Em Espanha, há centros de reprodução de tartarugas e programas de reintrodução em várias zonas. Para a tartaruga terrestre voltar a Portugal, são precisos programas de solta de animais, pois com a crescente fragmentação de habitat é quase impossível que chegue sozinha.
Desde logo, para que esse regresso seja uma realidade, é necessário avançar com um programa de reintrodução, identificar áreas protegidas, encontrar animais para libertar e soltar as tartarugas em novas áreas. Esta expansão para novas áreas pode ainda ajudar a tartaruga terreste a adaptar-se aos efeitos das alterações climáticas.
Em Portugal existem várias zonas com potencial para a tartaruga terrestre: as serras do Algarve, o Vale do Guadiana, os montados do Alentejo, a Costa Vicentina, os pinhais de Melides e do Meco, a Arrábida e Estuário do Sado, as serras de Aire e Candeeiros e de São Mamede, o Tejo e o Douro Internacional, a Serra da Malcata e o Planalto do Côa até Trás-os-Montes.

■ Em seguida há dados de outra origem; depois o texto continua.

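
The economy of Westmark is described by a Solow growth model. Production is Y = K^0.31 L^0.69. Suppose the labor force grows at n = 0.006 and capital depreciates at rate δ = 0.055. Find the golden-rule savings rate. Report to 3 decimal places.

Capital per worker breaks even when investment replaces (n + δ)·k; here n + δ = 0.061.
At the golden rule MPK = n+δ, and in any Cobb-Douglas steady state s = (n+δ)·k/y = MPK·k/y = capital's share 0.31.

s_gold = 0.310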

Por ser um animal emblemático e relativamente fácil de observar, pode ser um terreno fértil para se desenvolver um verdadeiro destino de natureza em zonas rurais, adubo para o desenvolvimento económico local. Algo que atraia pessoas para descobrirem uma nova área.
Existem várias zonas na Península Ibérica com potencial. No passado, foi extinta por ser a primeira “comida em lata”, mas hoje temos a capacidade e o espaço para recuperar as populações de tartaruga terreste da Península Ibérica, para o benefício de pessoas e natureza. É uma escolha.
Passear pelo campo mediterrâneo na primavera, rico em cores e aromas, e encontrar entre rosmaninho e azinheiras belas tartarugas num passo lento. Ver, no mesmo passeio matinal, a rapidez do coelho, o voo desajeitado da perdiz e o calmo andar da tartaruga. São algumas experiências que poderemos ter, caso a tartaruga volte a Portugal e a novas zonas da Península Ibérica.
Gerir declínios ou promover abundâncias? Aceitar um estado certo degradado ou arriscar na incerteza do restauro? Aceitar a decadência ou sonhar a recuperação? São algumas perguntas que o possível regresso da tartaruga terreste a Portugal coloca.
Ecossistemas são como uma torre de pauzinhos: à medida que vamos tirando peças a torre vai ficando mais instável, mas se colocarmos peças no sítio certo devolvemos estabilidade à estrutura.
A tartaruga terrestre pode regressar a Portugal, resta perguntar quando.